El clima en el Bosque: de la silbatina al apoyo, pero la desilusión sigue latente
Silbatina, cánticos de bronca y una levantada que ilusionó: el clima en el Bosque fue un torbellino de emociones. ¿Qué pasó después del 0-2 parcial?
La tensión se palpaba en el aire del Bosque. Los hinchas de Gimnasia, golpeados por la goleada en el clásico y la eliminación por penales en la Copa Argentina, llegaron al partido ante los mendocinos con el ánimo caldeado. El pésimo primer tiempo hizo estallar la bronca contenida.
El 0-2 parcial encendió la mecha. Los cánticos de reproche no se hicieron esperar, y desde la tribuna Centenario se escucharon frases duras hacia los jugadores. La silbatina que ya había despedido al equipo el martes en Florencio Varela se repitió en el estadio.
Una ráfaga de esperanza
Pero el segundo tiempo trajo un aire distinto. El descuento de Agustín Auzmendi encendió la ilusión y la gente volvió a cantar. El equipo mostró otra actitud y los hinchas respondieron, empujando al Lobo en busca de la igualdad.

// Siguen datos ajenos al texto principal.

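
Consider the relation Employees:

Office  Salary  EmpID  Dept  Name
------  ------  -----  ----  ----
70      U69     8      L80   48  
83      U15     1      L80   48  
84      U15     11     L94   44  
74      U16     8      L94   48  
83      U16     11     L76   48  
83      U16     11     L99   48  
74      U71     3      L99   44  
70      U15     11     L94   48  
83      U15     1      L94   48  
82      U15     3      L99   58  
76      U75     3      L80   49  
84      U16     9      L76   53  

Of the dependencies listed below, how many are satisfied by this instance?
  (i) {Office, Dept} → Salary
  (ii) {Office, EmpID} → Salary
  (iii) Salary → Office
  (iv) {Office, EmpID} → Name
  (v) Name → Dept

(i) {Office, Dept} → Salary: every LHS value maps to a single RHS value — holds.
(ii) {Office, EmpID} → Salary: every LHS value maps to a single RHS value — holds.
(iii) Salary → Office: Salary=U15: 5 rows → Office takes values {83, 84, 70, 82} — violation; Salary=U16: 4 rows → Office takes values {74, 83, 84} — violation — fails.
(iv) {Office, EmpID} → Name: every LHS value maps to a single RHS value — holds.
(v) Name → Dept: Name=48: 7 rows → Dept takes values {L80, L94, L76, L99} — violation; Name=44: 2 rows → Dept takes values {L94, L99} — violation — fails.
3 of the 5 dependencies hold.

3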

El tanto de Maximiliano Zalazar parecía el punto de inflexión: la reconciliación entre el equipo y su gente. Sin embargo, la alegría duró poco. Un nuevo gol en contra, convertido por Módica, volvió a sembrar dudas y el clima se tensó otra vez.
El equipo quedó expuesto en defensa cuando bajó la presión, y el resultado final dejó sensaciones encontradas. La bronca inicial se transformó en desilusión tras un partido que tuvo de todo.
¿A quién apunta la hinchada?
Tras la derrota, los silbidos e insultos fueron más específicos. Con la excepción de Nacho Fernández, los jugadores fueron el blanco principal de las críticas por la falta de resultados. Pero el entrenador Pereyra y la dirigencia de Anacleto tampoco quedaron exentos de los cuestionamientos.
El equipo de Gimnasia atraviesa un momento delicado, con golpes consecutivos que calaron hondo en el ánimo de los triperos. La levantada del segundo tiempo matizó el enojo, pero la desilusión por los últimos resultados sigue presente.